3 Eylül 2009 Perşembe
Yağmur seslerinin, insanın içini huzursuzlukla kapladığı bir havada öylece uzanıyordum. Doğrulunca farkettim ne hale geldiğimi. Her yerde cips kırıntıları vardı. Bir hafta öncesinden kalma pizzanın kutusu duruyordu sehpanın üzerinde. Kıyafetler, yastıklar. Her yer darmadağınık olmuştu. Kahvemi elime aldım. Son yudumumu da aldıktan sonra derin bir iç geçirdim.
Ben, aldatıldım.
Yanlış anlamayın rica ederim. Sevdiğim adam tarafından değil. Sevdiğim insanlar tarafından aldatıldım ben. Yıllarca farkedemedim. Yıllarca farkedemedim sömürüldüğümü.
İnsanların hayatının yalandan ibaret olduğunu farkedemedim!
Hep acı çektim ben. Ardından defalarca sarıldım birilerine. "İyi ki varsın, elimi tut sonsuza kadar" dedim hepsine. Hepsine güvenmek istedim! Yanıldım. Hata yaptım. Onlara güvenmekti benim hayatımın yanlışı. Oysa onlar gibi olsaydım.. Ah kabul ediyorum ben onlar gibi olamam.
Benim yufka yüreğim var her şeyden önce. Düşünceli, merhametli yüreğim. Kendimi inandırıyorum, inanıyorum Tanrı'nın varlığına. Gün gelicek çekicekler cezalarını. Benim merhametli, yufka kalbimi kırdı onlar! Onlar, hakediyorlar cezayı. Çekicekler cezalarını! Çekicekler değil mi? Tam bu sırada, yeniden ağlamaya başladım. Kendime bağırıyordum artık. "Sus, salak. Yine ağlıyorsun işte. Yine güçsüzsün işte. Senden nefret ediyorum!"
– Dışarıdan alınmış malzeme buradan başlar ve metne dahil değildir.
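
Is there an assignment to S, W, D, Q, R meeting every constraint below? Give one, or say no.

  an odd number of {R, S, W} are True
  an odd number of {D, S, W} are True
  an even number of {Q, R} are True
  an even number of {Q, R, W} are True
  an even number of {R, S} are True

The formula is unsatisfiable.

Adding constraints 1, 3, 4, 5 mod 2: every variable appears an even number of times on the left, so the left side is 0.
But the right sides sum to 1 (mod 2). 0 ≠ 1 — the system is inconsistent.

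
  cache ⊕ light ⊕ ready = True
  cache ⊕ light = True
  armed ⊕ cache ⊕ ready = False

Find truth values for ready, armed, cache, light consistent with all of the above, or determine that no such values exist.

ready: False, armed: False, cache: False, light: True

cache ⊕ light ⊕ ready = F ⊕ T ⊕ F = True ✓
cache ⊕ light = F ⊕ T = True ✓
armed ⊕ cache ⊕ ready = F ⊕ F ⊕ F = False ✓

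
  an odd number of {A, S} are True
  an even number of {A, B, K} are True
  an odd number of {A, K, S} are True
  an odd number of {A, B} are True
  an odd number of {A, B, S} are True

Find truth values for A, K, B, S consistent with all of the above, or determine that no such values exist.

Adding constraints 1, 2, 3, 4 mod 2: every variable appears an even number of times on the left, so the left side is 0.
But the right sides sum to 1 (mod 2). 0 ≠ 1 — the system is inconsistent.

Unsatisfiable — no assignment works.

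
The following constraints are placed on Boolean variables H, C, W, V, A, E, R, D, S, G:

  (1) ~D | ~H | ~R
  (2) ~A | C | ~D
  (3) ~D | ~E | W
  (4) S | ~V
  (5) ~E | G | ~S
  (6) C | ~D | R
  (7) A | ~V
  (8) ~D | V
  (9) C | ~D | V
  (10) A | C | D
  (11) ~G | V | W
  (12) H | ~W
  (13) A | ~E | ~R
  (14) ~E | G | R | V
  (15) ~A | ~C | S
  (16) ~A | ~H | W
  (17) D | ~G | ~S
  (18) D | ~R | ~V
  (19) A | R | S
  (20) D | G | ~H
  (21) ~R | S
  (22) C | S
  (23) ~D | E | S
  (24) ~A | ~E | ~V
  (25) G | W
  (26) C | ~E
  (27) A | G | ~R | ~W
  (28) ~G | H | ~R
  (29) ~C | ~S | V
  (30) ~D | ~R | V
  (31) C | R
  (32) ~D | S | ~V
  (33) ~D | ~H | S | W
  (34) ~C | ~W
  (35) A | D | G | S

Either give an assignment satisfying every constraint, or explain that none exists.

Set H = False.
  then (H | ~W) forces W = False.
  then (G | W) forces G = True.
  then (~G | H | ~R) forces R = False.
  then (C | R) forces C = True.
  then (~G | V | W) forces V = True.
  then (S | ~V) forces S = True.
  then (A | ~V) forces A = True.
  then (D | ~G | ~S) forces D = True.
  then (~A | ~E | ~V) forces E = False.
All clauses satisfied.

H: False, C: True, W: False, V: True, A: True, E: False, R: False, D: True, S: True, G: True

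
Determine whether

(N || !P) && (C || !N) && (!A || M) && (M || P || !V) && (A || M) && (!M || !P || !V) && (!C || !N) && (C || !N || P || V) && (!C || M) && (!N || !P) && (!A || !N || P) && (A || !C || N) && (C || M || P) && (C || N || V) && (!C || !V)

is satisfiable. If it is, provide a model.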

Nefret. Son kelime derinden etkiledi beni. Evet, başlamıştım. Sarıldığım son kişi "ben"dim. Ve "ben" de terkediyordu beni. Artık ne yapsam boştu. Buzdolabından iki kutu bira aldım ve sehpaya koydum. Birini içerken aklımdan geçiriyordum. "Benden nefret etmek."
Sonra düşündüm. Ben bu değildim. Kendime bu kadar acı çektirmek acımasızlıktı. Uzaklaşsaydım, bir süre, belki bir süre yalnız kalabilirdim. Böylece toparlanırdım. Kendime bakardım. Kendimle ilgilenirdim. Bu sırada farkettim de, tamamen bana ait olan hiçbir şeyim yoktu. Sonra aklıma bir fikir geldi. Bir kedi. Evet, evet. Bir kedi. Yalnızlığımı paylaşırdı hem. Ben şarkı söylerdim, o bana eşlik ederdi. Ah ne muhteşem bir fikir! Bunları yıllarca akıl edemediğime şaştım. Evet. Hergün onunla konuşmak ne kadar eğlenceli olurdu kimbilir! Bir kedi almalı sonra da burdan uzaklaşmalıydım. Sonra muhteşem, herkesin kıskanacağı hayatıma devam edecektim. Herkes onunla aramdaki bağı kıskanıcaktı. Ama o beni yıllarca terketmeyecekti. Ben ona tüm sevgimi verecektim. Oda bana şefkatini.
Gri bir kedi aldım. Onunla birlikte yağmurlar dinmiş. Neşe hakim olmuştu banada. Huzurla gelmişti bu kedi. Adını "Umut" koydum. O benim son umudumdu. Sonra valizimi hazırlamaya başladım. "Şunu almalı mıyım ? I ıh. Aa ama bu gerekli olabilir. Ve evet. Bavulumuz hazır!"
Böylece çıktım yola.
Şimdi bu satırları çok güzel bir yerden yazıyorum. Sanki hemen hemen tüm nimetlerini buraya sunmuş. Her yer yeşillik. Üstelik size anlattığım fırtınalı yağmur buraya hiç yağmamış! Ne kadar güzel değil mi ? Ben yağmuru sevmem çünkü. Perdeleri çektikten sonra içeri giren güneşe şaşıp kalırsınız. O kadar güzel parlıyor ki. Umut bile bayılıyor bu işe. Birlikte çok güzel vakit geçiriyoruz.
Ah, nereye mi taşındım ? Imm, bu hikayenin geçtiği odadan çıkıyorsunuz ve tuvaletin yanındaki kapıya yöneliyorsunuz. Zilde adım soyadım yazıyor zaten. Merak etmeyin, kolay bulunur bir yerdeyim. Ama öyle malikane falan beklemeyin. Oda gibi bir yer. Küçücük.